D’où le blocage du Conseil de sécurité…

Du fait de son impuissance, il en est réduit à négocier le passage des convois d’aide, alors qu’il devrait travailler à une solution politique. Son rôle n’est pas de s’occuper de l’humanitaire et de la logistique. C’est le pire qui pouvait arriver. Nous avons vu le résultat. Des convois qui faisaient partie de ce grand deal politico-humanitaire ont été attaqués.

Comment arrivez-vous à déployer vos équipes dans un tel contexte?

En démontrant au quotidien que nous sommes un acteur impartial et neutre. A Alep, nous parlons avec les généraux russes et syriens, mais aussi avec les représentants des groupes d’opposition armée. Cela produit des résultats, sauf avec le groupe Etat islamique. Tous nos efforts visent à nous approcher au plus près des plus vulnérables. C’est notre vocation, notre histoire depuis toujours. Nous veillons à ce que l’aide humanitaire soit distribuée à toutes les victimes, où qu’elles se trouvent. C’est très important.

Quel est le changement le plus important que vous avez observé dans ce conflit?

Aujourd’hui, la première chose que les gens nous réclament, c’est un accès au wi-fi et de l’électricité. C’est totalement nouveau. Nous voyons que le téléphone portable est devenu un outil de résilience central dans les stratégies de survie. Il permet de savoir où ont lieu les combats. C’est une demande qui arrive avant l’eau et les soins.

Quelles seront vos priorités lorsque l’accès à Alep sera totalement dégagé?
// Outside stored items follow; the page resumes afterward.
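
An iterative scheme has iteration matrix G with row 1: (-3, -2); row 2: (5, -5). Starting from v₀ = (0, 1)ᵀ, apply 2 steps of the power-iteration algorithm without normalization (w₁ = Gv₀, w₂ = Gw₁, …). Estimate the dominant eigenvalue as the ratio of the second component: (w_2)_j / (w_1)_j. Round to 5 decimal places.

w1 = Gv₀ = ((-3)·0 + (-2)·1; 5·0 + (-5)·1) = (-2, -5)
w2 = Gw1 = ((-3)·(-2) + (-2)·(-5); 5·(-2) + (-5)·(-5)) = (16, 15)
Ratio at component: 15 / -5 = -3.00000

-3.00000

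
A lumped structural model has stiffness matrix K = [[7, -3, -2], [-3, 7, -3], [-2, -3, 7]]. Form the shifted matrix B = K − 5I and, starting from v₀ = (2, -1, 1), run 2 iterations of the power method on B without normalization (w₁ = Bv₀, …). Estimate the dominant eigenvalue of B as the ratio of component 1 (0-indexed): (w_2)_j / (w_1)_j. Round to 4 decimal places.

3.6364

B = K − 5I has rows (2, -3, -2); (-3, 2, -3); (-2, -3, 2)
w1 = Bv₀ = (2·2 + (-3)·(-1) + (-2)·1; (-3)·2 + 2·(-1) + (-3)·1; (-2)·2 + (-3)·(-1) + 2·1) = (5, -11, 1)
w2 = Bw1 = (2·5 + (-3)·(-11) + (-2)·1; (-3)·5 + 2·(-11) + (-3)·1; (-2)·5 + (-3)·(-11) + 2·1) = (41, -40, 25)
Ratio: -40/-11 = 3.6364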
D’abord, nous allons nous concentrer sur les habitants dans les poches les plus dures à atteindre. Ensuite, l’une des priorités consistera à stabiliser le réseau d’eau et d’assainissement qui a été énormément endommagé par les combats. Nous devons également rebâtir en urgence un véritable système de santé. Pour cela, il faut trouver des médecins. C’est un énorme enjeu.

Comment faites-vous pour assurer la sécurité de votre personnel?
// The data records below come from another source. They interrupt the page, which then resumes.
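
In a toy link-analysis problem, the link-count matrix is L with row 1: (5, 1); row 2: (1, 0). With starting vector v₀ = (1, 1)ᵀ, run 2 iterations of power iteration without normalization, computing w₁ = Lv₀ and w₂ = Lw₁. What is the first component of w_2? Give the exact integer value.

w1 = Lv₀ = (5·1 + 1·1; 1·1 + 0·1) = (6, 1)
w2 = Lw1 = (5·6 + 1·1; 1·6 + 0·1) = (31, 6)
The requested component of w2 is 31.

31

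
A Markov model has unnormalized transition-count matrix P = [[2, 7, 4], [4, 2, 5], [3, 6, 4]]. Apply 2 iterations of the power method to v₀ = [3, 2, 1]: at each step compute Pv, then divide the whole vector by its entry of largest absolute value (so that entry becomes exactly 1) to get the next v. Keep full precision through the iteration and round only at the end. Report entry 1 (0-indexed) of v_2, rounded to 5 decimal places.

Pv0 = (24.000000, 21.000000, 25.000000); divide by 25.000000 → v1 = (0.960000, 0.840000, 1.000000)
Pv1 = (11.800000, 10.520000, 11.920000); divide by 11.920000 → v2 = (0.989933, 0.882550, 1.000000)
Requested entry of v2: 263/298 = 0.88255

0.88255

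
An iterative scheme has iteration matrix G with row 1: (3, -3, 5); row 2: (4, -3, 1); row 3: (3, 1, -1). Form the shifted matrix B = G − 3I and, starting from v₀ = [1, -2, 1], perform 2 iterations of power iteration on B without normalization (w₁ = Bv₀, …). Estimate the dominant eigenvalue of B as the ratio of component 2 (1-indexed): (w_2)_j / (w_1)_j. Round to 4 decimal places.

μ ≈ -3.5882

B = G − 3I has rows (0, -3, 5); (4, -6, 1); (3, 1, -4)
w1 = Bv₀ = (0·1 + (-3)·(-2) + 5·1; 4·1 + (-6)·(-2) + 1·1; 3·1 + 1·(-2) + (-4)·1) = (11, 17, -3)
w2 = Bw1 = (0·11 + (-3)·17 + 5·(-3); 4·11 + (-6)·17 + 1·(-3); 3·11 + 1·17 + (-4)·(-3)) = (-66, -61, 62)
Ratio: -61/17 = -3.5882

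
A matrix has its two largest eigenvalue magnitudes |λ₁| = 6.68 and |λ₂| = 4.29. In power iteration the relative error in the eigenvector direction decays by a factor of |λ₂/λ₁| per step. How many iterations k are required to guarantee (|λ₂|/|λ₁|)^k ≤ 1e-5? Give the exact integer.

26

|λ₂/λ₁| = 4.29/6.68 = 0.64222
Need k ≥ ln(1e-5) / ln(0.64222) = -11.5129 / -0.4428 ≈ 25.998
Smallest integer k satisfying the bound: 26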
Pour les questions de sécurité, nous nous appuyons sur l’expertise de nos responsables sur le terrain. Nous leur déléguons notre autorité. A l’ONU, l’ordre vient d’en haut. Chez nous c’est l’inverse. A Alep, c’est le représentant de notre bureau local qui décide si une opération peut être lancée, à quel moment et comment. Nous avons aussi appris à ne plus raisonner seulement en termes de compétences, mais aussi en termes de nationalité. En Syrie, il y a une trentaine de nationalités qui sont interdites ou restreintes de séjour. Nous avons dû adapter notre recrutement en conséquence. Mais la règle reste la même, nous continuons à mêler personnel international et personnel local dans une proportion de 20 et 80% environ.
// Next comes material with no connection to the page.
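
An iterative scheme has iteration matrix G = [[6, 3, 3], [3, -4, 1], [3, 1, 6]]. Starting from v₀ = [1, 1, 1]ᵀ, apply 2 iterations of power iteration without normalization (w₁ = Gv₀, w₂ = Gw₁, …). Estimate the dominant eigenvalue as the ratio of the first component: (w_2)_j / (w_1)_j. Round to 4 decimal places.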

L’arrivée d’António Guterres à la tête de l’ONU ouvre-t-elle de nouvelles perspectives?

António Guterres ambitionne de se positionner en médiateur du Conseil de sécurité et nous le soutiendrons dans cette démarche. Il ne veut pas se borner à dresser des constats. Le diagnostic, il l’a déjà dressé lorsqu’il était à la tête du Haut-Commissariat aux réfugiés. Son approche sera plus engagée. Sa fonction de secrétaire général de l’ONU lui en donne la possibilité. Ce ne sera pas facile mais cette posture nous paraît prometteuse.